7. Price Shocks and Stock Market Shocks

7.1 Price Shocks
7.2 Stock Market Shocks

7.1 Price Shocks
The key exogenous variable regarding the behavior of prices is the price of imports (PIM). If PIM increases, this increases domestic prices through the price equation 10. The effect of a change in PIM on domestic prices is in fact quite large. Experiment 7.1 examines this question.

Experiment 7.1: Increase in the Import Price Index PIM

  • Increase PIM by 10 percent in each quarter of the forecast period. Solve the model.
  1. Note that stagflation resulted from this experiment. Why? In particular, why did aggregate expenditures fall in real terms?
  2. What did the Fed do in response to all of this? (Remember that equation 30 is in the model for this experiment since it is the default option and you made no changes regarding monetary policy.)
  3. What happened to the real wage and why? To the labor force? To the household saving rate? To corporate profits in nominal terms (PIEF)? To corporate profits in real terms (PIEF/PF)?

The model attributes much of the stagflation of the 1970's to the huge increase in PIM that occurred during this period. This can be seen in the following experiment. (This is the hardest experiment in the workbook so far.)

Experiment 7.2: What if PIM had not changed after 1973?

  • Make no changes to dataset BASE and solve the model for the 1974:1-1978:4 period. Call this dataset BASEA. Take BASEA as your base dataset, and change the values of PIM for 1974:1-1978:4 to be equal to the actual value in 1973:4. Solve the model for the 1974:1-1978:4 period for these changes. Call this dataset NEWA.
  1. The differences between the values in BASEA and BASE are the errors that the model makes in predicting the 1974:1-1978:4 period. How does the model do for this hard to forecast period?
  2. The differences between the values in NEWA and BASEA are the amounts by which the model estimates the variables would have been different had PIM not changed from its value in 1973:4, i.e., had there been no oil shocks. How much of the stagflation during this period does the model attribute to PIM?
  3. What does the model estimate the Fed would have done differently had PIM not risen? How would AG have been different?
  4. How would the labor force have been different, and what would the unemployment rate have been?
  5. This is an important experiment in that it shows that according to the model the 1970's would have been fine had it not been for the oil shock and the other price shocks that caused PIM to increase so rapidly.
7.2 Stock Market Shocks
Almost everyone knows the stock market crashed in October of 1987. After the crash, how was the economy affected? The model can be used to estimate these effects. The stock market variable in the model is CG, the capital gains (+) or losses (-) on stocks held by the household sector. The crash in October resulted in a fall in CG of about $500 billion, which is $2000 billion at an annual rate. (The $2000 billion fall was put into the third quarter value of CG because the crash took place at the very beginning of the fourth quarter. CG is the change in stock prices from end of previous quarter to end of current quarter.)

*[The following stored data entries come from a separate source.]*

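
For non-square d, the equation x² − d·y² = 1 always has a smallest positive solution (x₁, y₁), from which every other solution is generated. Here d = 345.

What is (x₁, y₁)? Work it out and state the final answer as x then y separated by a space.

6761 364

√345 = [18; 1,1,2,1,6,1,2,1,1,36, …], period ℓ=10 (even) → k=9
step 0: (18, 1)  from 18·(1,0) + (0,1)
step 1: (19, 1)  from 1·(18,1) + (1,0)
step 2: (37, 2)  from 1·(19,1) + (18,1)
…
step 4: (130, 7)  from 1·(93,5) + (37,2)
…
step 6: (1003, 54)  from 1·(873,47) + (130,7)
step 7: (2879, 155)  from 2·(1003,54) + (873,47)
step 8: (3882, 209)  from 1·(2879,155) + (1003,54)
step 9: (6761, 364)  from 1·(3882,209) + (2879,155)
fundamental: x₁=6761, y₁=364  (since 45711121 − 345·132496 = 1)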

Although the October crash is history, we can ask how the economy would respond if there were a large fall in, say, 2011:3, the first quarter of the forecast period. We will assume a fall of $2000 billion in 2011:3, which at an annual rate is $8000, but no further fall after that.

Experiment 7.3: Stock Market Crash in 2011:3

  • Drop equation 25, and change the value of CG in 2011:3 by -8000. Solve the model for the forecast period (beginning in 2011:3).
  1. How did the crash affect household net wealth, AA? How did households respond to this change in AA regarding consumption and labor supply? (Note that there is a lag of one quarter in the effects of AA on household behavior.)
  2. What roughly was the fall in consumption per year as a percent of the fall in AA? Does this percent seem reasonable?
  3. How did the Fed respond to the crash?
  4. What is roughly the loss of real GNP per year as a result of the crash?
  5. This experiment is important in that it shows that a crash of this size may result in a recession, but not a depression.